Koronavirüsle birlikte kullanmaya başladığımız terimler
UHA HABER / Koronavirüsle birlikte adını çoğu kişinin belki de ilk defa duyduğu terimlerle tanıştık. Bilim insanlarının açıklamalarıyla aşina olunan bu terimler, günlük sohbetlerde bile kullanılır hale geldi.
Sosyal mesafe, antikor, filyasyon, mutasyon… COVID-19, konuşma dilimizi de etkiledi. Bilim insanlarının açıklamalarını can kulağıyla dinleyenler, koronavirüsle birlikte hayatımıza giren bu kelimeleri sıkça kullanmaya başladı. Yediden yetmişe sohbetlerin ana konusu haline geldi.

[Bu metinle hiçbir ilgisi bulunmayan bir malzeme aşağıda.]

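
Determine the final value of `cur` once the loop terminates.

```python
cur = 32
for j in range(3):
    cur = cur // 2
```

Let's trace through this code step by step.

Initialize: cur = 32
Entering loop: for j in range(3):
After iteration 1: j = 0, cur = 16
After iteration 2: j = 1, cur = 8
After iteration 3: j = 2, cur = 4
Loop ends.

Final answer: 4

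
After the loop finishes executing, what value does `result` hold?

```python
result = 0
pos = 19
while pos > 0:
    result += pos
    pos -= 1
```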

Günlük sohbetlere bile giren bu kavramların en fazla kullanılanlarını derledik.
[Fotoğraf:Getty Images]
Antikor: İnsan vücuduna giren virüs, parazit ve bakteri gibi antijenlere yanıt olarak, bağışıklık sistemi tarafından üretilen maddeye verilen ad.

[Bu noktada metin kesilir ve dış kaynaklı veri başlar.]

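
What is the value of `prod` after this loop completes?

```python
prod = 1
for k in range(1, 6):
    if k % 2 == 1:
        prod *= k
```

Let's trace through this code step by step.

Initialize: prod = 1
Entering loop: for k in range(1, 6):
After iteration 1: k = 1, prod = 1
After iteration 2: k = 2, prod = 1
After iteration 3: k = 3, prod = 3
After iteration 4: k = 4, prod = 3
After iteration 5: k = 5, prod = 15
Loop ends.

Final answer: 15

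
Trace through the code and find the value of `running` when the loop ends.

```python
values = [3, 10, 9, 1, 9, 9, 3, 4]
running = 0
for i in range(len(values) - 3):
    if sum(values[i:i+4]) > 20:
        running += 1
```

Let's trace through this code step by step.

Initialize: values = [3, 10, 9, 1, 9, 9, 3, 4]
Initialize: running = 0
Entering loop: for i in range(len(values) - 3):
After iteration 1: i = 0, running = 1
After iteration 2: i = 1, running = 2
After iteration 3: i = 2, running = 3
After iteration 4: i = 3, running = 4
After iteration 5: i = 4, running = 5
Loop ends.

Final answer: 5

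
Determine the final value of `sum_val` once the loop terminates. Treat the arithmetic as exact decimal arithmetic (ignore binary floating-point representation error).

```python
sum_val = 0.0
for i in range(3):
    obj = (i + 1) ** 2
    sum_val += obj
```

Let's trace through this code step by step.

Initialize: sum_val = 0.0
Entering loop: for i in range(3):
After iteration 1: i = 0, sum_val = 1.0, obj = 1
After iteration 2: i = 1, sum_val = 5.0, obj = 4
After iteration 3: i = 2, sum_val = 14.0, obj = 9
Loop ends.

Final answer: 14.0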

PCR: COVID-19’u saptamak için burnun arkasından ve boğazdan alınan sürüntülerle yapılan test.
[Fotoğraf: AA]
Mutasyon: Organizmanın ya da virüsün genetik yapısında meydana gelen kalıcı değişiklik.
Entübasyon: Solunum yetmezliği çeken hastalara destek sağlamak için nefes borusuna tüp takılması işlemi.
[Fotoğraf: AA]
Filyasyon: Vakalar ve temaslıları tespit etmeye yönelik olarak yapılan çalışma.
Asemptomatik: Hastalığa neden olan virüs ya da mikrobun vücutta taşınmasına rağmen herhangi bir belirti gösterilmemesi durumu.
Süper taşıyıcı: Hastalığı, duyarlı kişilere beklenenden daha fazla bulaştıran kişilere verilen isim.
Pandemi: Bir hastalığın dünya genelini etkileyecek kadar geniş bir alana yayılması.
[Fotoğraf: AA]
HES kodu: Kontrollü sosyal hayat kapsamında, kişilerin COVID-19 hastalığı açısından herhangi bir risk taşıyıp taşımadığını gösteren kod.
Pik: Vaka sayısının en yüksek değere ulaştığı nokta ya da gün.
Sürü bağışıklığı: Toplumun büyük kesiminin hastalığa karşı bağışıklık geliştirmesi.
Temaslı kişi: Enfeksiyon ya da virüs taşıyanlarla ilişki kuran kişi.
Ventilatör: Solunum sıkıntısı çeken hastaların nefes alıp vermesini yapay olarak gerçekleştiren cihaz.
[Fotoğraf: Getty Images]
Karantina: Bulaşıcı hastalık nedeniyle kişilerin gönüllü ya da zorunlu olarak belli bir yerde tutulması.
Kuluçka süresi: Virüs, bakteri ya da enfeksiyonların vücuda girişiyle başlayan ve ilk belirtilerin görülmesine kadar devam eden süreç.
Semptom: Hastalığı işaret eden belirtiler.
[Fotoğraf: AA]
Sosyal mesafe: Hastalığın bulaşma riskine karşı başka kişilerden belirli bir uzaklıkta durularak fiziksel teması azaltma durumu.
Enfekte kişi: Virüs ya da enfeksiyonun bulaştığı kişileri tarif etmek için kullanılan terim.
Damlacık yoluyla bulaşma: Hastalığın öksürme, hapşırma veya konuşma sırasında ortaya çıkan organizmalarla başkalarına bulaştırılması yöntemi.